Die Passage von Matthäus 4:18–23 offenbart das Geheimnis der Berufung, der Jüngerschaft und der Gegenwart des Reiches Gottes in der Welt. Christus erscheint nicht nur als Lehrer, der philosophische Ideen zum Ausdruck bringt, sondern als der Herr, der in das tägliche Leben der Menschen eindringt und sie zu einer neuen Existenzweise ruft. Der See Genezareth, der Ort der Mühe und des täglichen Kampfes, wird zum Schauplatz, an dem die neue Gemeinschaft der Jünger Gestalt annimmt. Das hat eine tiefe theologische Bedeutung: Gott ruft den Menschen nicht außerhalb der Geschichte und der Realität des Lebens, sondern durch sie und in ihnen.
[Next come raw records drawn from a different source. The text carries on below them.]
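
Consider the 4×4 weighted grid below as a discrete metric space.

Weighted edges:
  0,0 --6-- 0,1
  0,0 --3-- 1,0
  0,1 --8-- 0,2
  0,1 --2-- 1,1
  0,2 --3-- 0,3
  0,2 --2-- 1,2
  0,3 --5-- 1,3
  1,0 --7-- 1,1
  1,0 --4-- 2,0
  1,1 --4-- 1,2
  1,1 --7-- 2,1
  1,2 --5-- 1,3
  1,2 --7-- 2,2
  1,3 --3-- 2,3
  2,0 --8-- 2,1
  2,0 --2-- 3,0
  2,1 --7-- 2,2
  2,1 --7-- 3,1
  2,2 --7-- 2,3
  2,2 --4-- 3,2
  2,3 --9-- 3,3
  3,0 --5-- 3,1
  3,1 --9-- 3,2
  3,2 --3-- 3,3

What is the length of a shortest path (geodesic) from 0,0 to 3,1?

Shortest path: 0,0 → 1,0 → 2,0 → 3,0 → 3,1, total weight = 14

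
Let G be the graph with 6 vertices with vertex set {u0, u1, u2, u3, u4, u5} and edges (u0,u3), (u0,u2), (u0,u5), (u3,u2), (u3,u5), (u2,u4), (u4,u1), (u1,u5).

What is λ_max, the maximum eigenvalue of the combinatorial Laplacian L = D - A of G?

Degrees: deg(u0) = 3, deg(u1) = 2, deg(u2) = 3, deg(u3) = 3, deg(u4) = 2, deg(u5) = 3.
L = D − A with rows/columns ordered (u0, u1, u2, u3, u4, u5):
  [ 3,  0, -1, -1,  0, -1]
  [ 0,  2,  0,  0, -1, -1]
  [-1,  0,  3, -1, -1,  0]
  [-1,  0, -1,  3,  0, -1]
  [ 0, -1, -1,  0,  2,  0]
  [-1, -1,  0, -1,  0,  3]
Characteristic polynomial: det(λI − L) = λ(λ² − 6λ + 6)(λ − 2)(λ − 4)².
Roots: λ = 0; (λ² − 6λ + 6) = 0 ⇒ λ = 3 ± √3 ≈ 1.2679, 4.7321; (λ − 2) = 0 ⇒ λ = 2; (λ − 4) = 0 ⇒ λ = 4 (multiplicity 2).
(Check: the roots sum (with multiplicity) to 16, matching trace L = Σdeg = 2·8 = 16.)
Laplacian eigenvalues: [0.0, 1.2679, 2.0, 4.0, 4.0, 4.7321]. Largest eigenvalue (spectral radius) = 4.7321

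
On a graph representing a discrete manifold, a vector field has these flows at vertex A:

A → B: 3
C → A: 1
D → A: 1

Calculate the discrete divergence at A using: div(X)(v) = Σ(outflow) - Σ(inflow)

Divergence = sum of outgoing flows = 3 + (-1) + (-1) = 1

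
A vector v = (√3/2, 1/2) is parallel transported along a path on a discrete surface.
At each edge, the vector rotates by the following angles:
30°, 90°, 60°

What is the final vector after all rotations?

Total rotation: 30° + 90° + 60° = 180°. Final vector: (-0.8660, -0.5000)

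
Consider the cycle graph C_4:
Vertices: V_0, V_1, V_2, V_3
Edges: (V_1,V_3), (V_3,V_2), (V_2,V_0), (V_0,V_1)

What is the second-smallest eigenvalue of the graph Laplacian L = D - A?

The cycle graph C_n has Laplacian eigenvalues λ_k = 2 − 2cos(2πk/n), k = 0, 1, …, n−1. Here n = 4:
k=0: 2 − 2cos(0) = 0.0; k=1: 2 − 2cos(π/2) = 2.0; k=2: 2 − 2cos(π) = 4.0; k=3: 2 − 2cos(3π/2) = 2.0.
Laplacian eigenvalues: [0.0, 2.0, 2.0, 4.0]. Algebraic connectivity (smallest non-zero eigenvalue) = 2.0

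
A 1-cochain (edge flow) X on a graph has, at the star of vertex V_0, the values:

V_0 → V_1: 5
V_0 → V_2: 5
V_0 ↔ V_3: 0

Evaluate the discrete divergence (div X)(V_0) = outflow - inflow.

Divergence = sum of outgoing flows = 5 + 5 + 0 = 10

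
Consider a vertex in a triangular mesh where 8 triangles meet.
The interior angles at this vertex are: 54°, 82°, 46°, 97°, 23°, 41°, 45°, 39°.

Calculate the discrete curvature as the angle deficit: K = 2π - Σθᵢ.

Sum of angles = 427°. K = 360° - 427° = -67° = -67π/180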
Die ersten Jünger sind Fischer. Ihr Beruf ist kein nebensächliches Detail. Christus nimmt, was sie bereits sind, und verwandelt es: „Ich werde euch zu Menschenfischern machen.“ Er schafft ihre Persönlichkeit nicht ab, noch verachtet er ihr früheres Leben, sondern gibt ihm einen neuen Zweck. Auf diese Weise wird deutlich, dass der Ruf Gottes den Menschen nicht auslöscht; Vielmehr erneuert es die Person und richtet sie auf die Erlösung und den Dienst an anderen aus. Die Jünger sind aufgerufen, Mitarbeiter im Werk Christi zu werden, Menschen in die Gemeinschaft des Heils einzubeziehen und ihnen das Leben des Herrn zu offenbaren.